9. After the migraine attack, there will be hunger and craving for some kind of food (interestingly , such foods may be the triggering factor for the migraine). So it is better to have a soft vegetarian diet with raw vegetables and fruit juice. A cup of coffee has a stimulatory effect on nerves, so it is better. Avoid spicy food and pungent odors (as that of fast food) for few days after a migraine attack.
10. Bath in cold water (not ice cold) will make the body and mind fresh. But bath should be few hours after the migraine attack.
11. Medication is required only if the condition is recurring many times in a day or appearing repeatedly.
12. Preventive medicines do not abort migraine attack but reduces the chance of its appearance by changing the vascular conditions and permeability of cells. So prolonged medication for 6 months or higher is practiced in preventive therapy.

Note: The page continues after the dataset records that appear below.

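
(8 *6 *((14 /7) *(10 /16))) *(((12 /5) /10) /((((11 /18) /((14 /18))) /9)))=9072 /55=164.95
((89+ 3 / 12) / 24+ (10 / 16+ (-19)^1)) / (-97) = 469 / 3104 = 0.15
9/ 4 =2.25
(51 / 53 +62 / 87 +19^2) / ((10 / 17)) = 14214499 / 23055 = 616.55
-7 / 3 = -2.33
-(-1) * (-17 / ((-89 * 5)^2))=-17 / 198025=-0.00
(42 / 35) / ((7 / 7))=6 / 5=1.20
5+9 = 14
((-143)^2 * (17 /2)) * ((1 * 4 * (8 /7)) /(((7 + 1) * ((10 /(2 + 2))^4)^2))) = 177988096 /2734375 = 65.09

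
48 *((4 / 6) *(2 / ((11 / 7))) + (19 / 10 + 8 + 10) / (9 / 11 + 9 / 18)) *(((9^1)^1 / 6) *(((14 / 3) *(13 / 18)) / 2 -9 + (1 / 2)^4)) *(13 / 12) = -3107500513 / 344520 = -9019.80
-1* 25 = -25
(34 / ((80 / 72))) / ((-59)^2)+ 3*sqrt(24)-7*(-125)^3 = 6*sqrt(6)+ 237958984528 / 17405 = 13671889.71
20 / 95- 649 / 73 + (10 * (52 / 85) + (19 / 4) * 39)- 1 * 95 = 8270359 / 94316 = 87.69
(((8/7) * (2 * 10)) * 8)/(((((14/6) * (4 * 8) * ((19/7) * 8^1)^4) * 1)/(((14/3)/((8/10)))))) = 0.00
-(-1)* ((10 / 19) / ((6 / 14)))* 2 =140 / 57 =2.46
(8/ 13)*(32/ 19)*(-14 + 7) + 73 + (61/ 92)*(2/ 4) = 3003043/ 45448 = 66.08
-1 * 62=-62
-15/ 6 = -5/ 2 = -2.50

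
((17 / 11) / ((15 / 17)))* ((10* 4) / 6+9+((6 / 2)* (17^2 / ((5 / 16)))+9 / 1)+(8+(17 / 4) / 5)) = 1947571 / 396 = 4918.11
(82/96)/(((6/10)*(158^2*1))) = 205/3594816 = 0.00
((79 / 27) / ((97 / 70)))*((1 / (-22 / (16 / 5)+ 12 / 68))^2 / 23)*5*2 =1022828800 / 49991951277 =0.02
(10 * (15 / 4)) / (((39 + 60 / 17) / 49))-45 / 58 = 42.43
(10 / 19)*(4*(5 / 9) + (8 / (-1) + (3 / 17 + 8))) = 3670 / 2907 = 1.26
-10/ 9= -1.11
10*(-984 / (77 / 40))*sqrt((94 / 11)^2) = -36998400 / 847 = -43681.70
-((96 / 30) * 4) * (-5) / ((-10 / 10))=-64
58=58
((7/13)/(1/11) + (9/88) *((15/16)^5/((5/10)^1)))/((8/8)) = 3641422363/599785472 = 6.07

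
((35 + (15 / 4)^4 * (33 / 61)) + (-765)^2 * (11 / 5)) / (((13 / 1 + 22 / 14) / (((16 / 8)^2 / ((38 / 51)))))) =140754173735 / 296704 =474392.57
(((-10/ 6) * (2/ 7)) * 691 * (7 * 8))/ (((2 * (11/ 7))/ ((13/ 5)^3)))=-85015112/ 825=-103048.62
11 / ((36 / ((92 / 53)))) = 0.53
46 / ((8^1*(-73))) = -23 / 292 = -0.08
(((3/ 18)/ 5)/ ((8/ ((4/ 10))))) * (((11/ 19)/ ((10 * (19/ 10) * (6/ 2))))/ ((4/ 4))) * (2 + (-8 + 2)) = -11/ 162450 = -0.00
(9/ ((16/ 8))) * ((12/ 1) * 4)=216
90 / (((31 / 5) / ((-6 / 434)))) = -1350 / 6727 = -0.20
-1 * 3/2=-3/2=-1.50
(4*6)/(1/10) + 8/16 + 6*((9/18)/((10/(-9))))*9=1081/5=216.20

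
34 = 34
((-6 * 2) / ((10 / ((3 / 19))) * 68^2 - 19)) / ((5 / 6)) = -216 / 4392515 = -0.00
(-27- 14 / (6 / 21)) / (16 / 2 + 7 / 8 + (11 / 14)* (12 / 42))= -29792 / 3567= -8.35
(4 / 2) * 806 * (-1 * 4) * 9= -58032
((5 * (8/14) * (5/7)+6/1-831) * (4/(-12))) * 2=80650/147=548.64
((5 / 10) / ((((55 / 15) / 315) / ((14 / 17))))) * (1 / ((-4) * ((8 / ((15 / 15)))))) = -6615 / 5984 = -1.11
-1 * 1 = -1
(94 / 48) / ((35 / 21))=47 / 40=1.18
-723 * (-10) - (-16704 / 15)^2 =-30821874 / 25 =-1232874.96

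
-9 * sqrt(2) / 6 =-3 * sqrt(2) / 2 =-2.12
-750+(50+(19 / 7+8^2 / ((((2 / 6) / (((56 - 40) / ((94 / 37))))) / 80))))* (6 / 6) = 31596513 / 329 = 96038.03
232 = 232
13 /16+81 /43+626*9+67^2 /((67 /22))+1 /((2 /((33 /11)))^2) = 4893707 /688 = 7112.95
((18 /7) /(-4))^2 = 81 /196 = 0.41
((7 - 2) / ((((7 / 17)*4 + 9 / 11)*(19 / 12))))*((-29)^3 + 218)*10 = -2711986200 / 8759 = -309622.81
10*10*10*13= 13000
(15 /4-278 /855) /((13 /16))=3604 /855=4.22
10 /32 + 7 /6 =71 /48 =1.48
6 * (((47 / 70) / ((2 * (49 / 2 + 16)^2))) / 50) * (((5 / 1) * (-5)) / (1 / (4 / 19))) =-188 / 1454355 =-0.00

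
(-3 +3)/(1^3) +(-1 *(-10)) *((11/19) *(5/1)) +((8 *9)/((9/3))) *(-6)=-2186/19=-115.05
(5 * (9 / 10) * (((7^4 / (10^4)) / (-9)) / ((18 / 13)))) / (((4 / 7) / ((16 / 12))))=-218491 / 1080000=-0.20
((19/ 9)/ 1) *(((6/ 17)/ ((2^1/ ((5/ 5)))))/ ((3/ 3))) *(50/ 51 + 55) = 20.86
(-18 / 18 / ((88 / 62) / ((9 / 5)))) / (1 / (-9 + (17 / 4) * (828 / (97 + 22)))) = -10044 / 385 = -26.09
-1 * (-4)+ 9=13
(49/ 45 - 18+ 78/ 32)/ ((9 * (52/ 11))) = -114631/ 336960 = -0.34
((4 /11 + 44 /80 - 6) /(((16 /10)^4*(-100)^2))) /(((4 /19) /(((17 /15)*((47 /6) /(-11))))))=5662513 /19031654400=0.00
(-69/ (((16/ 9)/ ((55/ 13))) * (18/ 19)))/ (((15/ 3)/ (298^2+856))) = -323246715/ 104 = -3108141.49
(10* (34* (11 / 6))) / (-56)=-935 / 84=-11.13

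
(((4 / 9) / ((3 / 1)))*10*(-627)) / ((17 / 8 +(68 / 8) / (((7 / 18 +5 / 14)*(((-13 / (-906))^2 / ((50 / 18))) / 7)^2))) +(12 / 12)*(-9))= -17955500992 / 1964381504618393667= -0.00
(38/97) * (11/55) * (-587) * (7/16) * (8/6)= -78071/2910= -26.83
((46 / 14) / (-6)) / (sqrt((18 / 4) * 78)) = -23 * sqrt(39) / 4914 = -0.03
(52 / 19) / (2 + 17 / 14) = 728 / 855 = 0.85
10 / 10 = 1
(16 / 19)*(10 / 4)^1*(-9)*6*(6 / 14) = -6480 / 133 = -48.72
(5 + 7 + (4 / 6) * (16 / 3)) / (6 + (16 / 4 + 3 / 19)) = 2660 / 1737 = 1.53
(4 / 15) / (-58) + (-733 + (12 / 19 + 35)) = -5763788 / 8265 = -697.37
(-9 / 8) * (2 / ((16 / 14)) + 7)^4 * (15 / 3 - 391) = 2606585625 / 1024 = 2545493.77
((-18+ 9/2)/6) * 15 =-135/4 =-33.75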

13. Along with preventive therapy, it is also necessary to keep the body tension free and avoid situations of hard physical activity and stressful situations.
14. If the Prodrome symptoms start appear in the morning just after wake up, it is necessary to take complete rest on that day to avoid the triggering of migraine.
How to solve the problem?
Migraine attack is mainly a condition due to genetic reason. The other factors only accelerate its occurrence and act as triggering factors. But if we know, we are prone to migraine; there are methods to prevent its frequent occurrence. Preventative methods include medication, life style changes, nutritional supplements etc.
Preventive medicines are available for migraine. Remember, the preventive medicines do not abort the migraine but changes the physiological conditions responsible for migraine. Drugs like Flunarizine (Sibelium) act as an effective calcium antagonist. It prevents cellular calcium overload by reducing excessive transmembrane calcium influxes. It acts on the cells and open the calcium ion channel to release calcium ions from the calcium over loaded cells. Drugs like Paracetamol, Aspirin, Ibuprofen etc are used as analgesic drugs to relieve pain.
Lifestyle change can reduce the chance of migraine attack. Tension free job, relaxation excises, yoga, massaging, daily exercise, bath in cold water, relaxing with soft music, sufficient sleep etc can reduce to frequency of migraine attack considerably.
3. Nutritional supplements
Good food habits, vegetables, fruits, minerals, vitamins like B complex can reduce the frequency of migraine attack.
As many people think, migraine is not a disease unless it is caused by other problems in the body. So try to realize the condition and learn to cope up with the situation.